About 300 people gathered for Billie Sol Estes' funeral Saturday, four days after he died in his sleep at the age of 88. (credit: courtesy of Sol family)

About 300 people gathered for Billie Sol Estes’ funeral Saturday, four days after he died in his sleep at the age of 88. (credit: courtesy of Sol family)

GRANBURY (AP/CBSDFW.COM) — Billie Sol Estes may have been infamous as a swindler who spent time in prison for Texas-sized schemes, but his family and friends say he was a loving, generous man who once gave his Cadillac to a stranger who needed a ride.

About 300 people gathered for Estes’ funeral Saturday, four days after he died in his sleep at the age of 88. A dozen colorful flower bouquets lined the front of the church.

“Those of us who knew Billie Sol know that he was a walking paradox,” said Trudy Allison, a family friend. “We’ve been told he was Robin Hood, and we’ve been told … he was a bandit. We’ve heard both good and bad. We knew and loved him and understood his goodness.”

Estes became one of the most notorious men in America in 1962 when he was accused of looting a federal crop subsidy program. The scandal during President John F. Kennedy’s administration involving phony financial statements and non-existent fertilizer tanks led to the ouster of several lower-level agriculture officials.

After an earlier conviction had been thrown out by the U.S. Supreme Court over the use of cameras in the courtroom, Estes was convicted in 1965 of mail fraud and conspiracy to defraud. Sentenced to 15 years in prison, Estes was freed in 1971 after serving six years.

But new charges were brought against him in 1979, and later that year he was convicted of mail fraud and conspiracy to conceal assets from the Internal Revenue Service. He was sentenced to 10 more years but was freed a second time in 1983.

The Rev. Lana Bradley told mourners that Estes ministered to fellow prisoners and obtained permission to baptize them.

“I’m not going to stand here today and tell you that Billy Sol was a saint, but neither are any of us in this sanctuary today,” Bradley said during the service in Granbury, a town ravaged by a deadly tornado earlier this week. The church was not damaged.

Estes’ grandson, Clay Stevens, recalled visiting his grandfather in prison, but said he didn’t understand because he was a child. When Stevens was a teenager, Estes liked to joke and embarrass him but he also urged him to always be truthful, Stevens said.

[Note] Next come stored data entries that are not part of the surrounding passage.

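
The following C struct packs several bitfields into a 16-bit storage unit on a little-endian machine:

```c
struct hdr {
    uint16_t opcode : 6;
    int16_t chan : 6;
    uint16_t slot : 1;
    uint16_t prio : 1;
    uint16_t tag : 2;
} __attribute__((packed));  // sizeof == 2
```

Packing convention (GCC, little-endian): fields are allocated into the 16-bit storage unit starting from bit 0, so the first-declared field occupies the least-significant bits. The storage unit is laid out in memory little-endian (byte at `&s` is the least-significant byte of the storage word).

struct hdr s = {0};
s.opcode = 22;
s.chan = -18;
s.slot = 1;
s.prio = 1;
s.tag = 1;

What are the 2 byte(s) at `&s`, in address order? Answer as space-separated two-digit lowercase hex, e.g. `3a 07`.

96 7b

opcode:6 = 22 → 0x16 << 0 → word 0x0016
chan:6 = -18 → 0x2e << 6 → word 0x0b96
slot:1 = 1 → 0x1 << 12 → word 0x1b96
prio:1 = 1 → 0x1 << 13 → word 0x3b96
tag:2 = 1 → 0x1 << 14 → word 0x7b96
word = 0x7b96 → little-endian bytes:
  [0]=0x96  [1]=0x7b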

Estes once asked one of his daughters to drive him to a nearby town for a hamburger, and after he ordered water, he told the cashier that he wanted to pay for the meals of all customers behind him — then stole a soft drink when the employee’s back was turned, Allison said as those in the church chuckled.

Estes, who became a millionaire before he was 30, often gave money to less-fortunate children in town and paid for them to go to camp, Allison said.

“He was loving, giving, perplexing,” she said.